If somebody gives the Northeast Station a tip on narcotics—which, said Sanford, “we get all the time”—the information is passed straight to the Narcotics unit. “These guys are really good at following up.” But “if you’re going to call a patrol car, they’re not going to call the Narcotics unit—and they’re going to drive by the building.”
The officer in charge of the Northeast Division Narcotics unit is Lt. David Kowalski. Some readers will remember that he headed the May 2 raid that shut down American Eagle Collective, Eagle Rock’s most popular marijuana dispensary, under orders from the District Attorney's office, for allegedly illegal narcotics-related activities.
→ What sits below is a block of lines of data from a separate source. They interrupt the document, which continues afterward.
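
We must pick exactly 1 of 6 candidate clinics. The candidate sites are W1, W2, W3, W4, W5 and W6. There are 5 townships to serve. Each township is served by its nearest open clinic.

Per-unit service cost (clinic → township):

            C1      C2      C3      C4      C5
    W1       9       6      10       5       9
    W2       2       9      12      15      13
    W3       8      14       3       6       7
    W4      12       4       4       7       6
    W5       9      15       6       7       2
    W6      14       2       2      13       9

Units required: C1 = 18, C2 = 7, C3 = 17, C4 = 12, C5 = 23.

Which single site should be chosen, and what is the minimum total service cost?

Choose W5 only; total service cost 499.

With exactly 1 open, each township uses its cheapest among the chosen.
{W5}: C1→W5 9·18=162, C2→W5 15·7=105, C3→W5 6·17=102, C4→W5 7·12=84, C5→W5 2·23=46. Service cost 499.
{W3}: service cost 526
{W4}: service cost 534
Among all 6 size-1 choices, {W5} is lowest.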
Kowalski was unavailable for a comment over the weekend—and Patch is hoping to speak to him Monday.
Meanwhile, according to a Glendale Police dispatcher who was on duty on the morning the June 7 bust occurred, the raid was a “group effort” involving “lots of intelligence tips” collected over months.
And the story doesn’t end with the warehouse on the 3400 block of San Fernando Road and Tyburn Street—with its reportedly air-conditioned interiors that still had enough moisture to dampen parchment paper covering windows. "There are multiple locations—in L.A. maybe—different collectives and storefronts," Cox said.
“It’s possible the LAPD got the info and gave it to us,” said the dispatcher, Jason Cox. “If they don’t have the resources and manpower, we’ll take it on—that happens quite a lot.”
Whether the LAPD cooperated or partnered in any way with the Glendale Police in a deliberate operation that evidently had months of preparation behind it, is a significant question that Patch intends to pursue.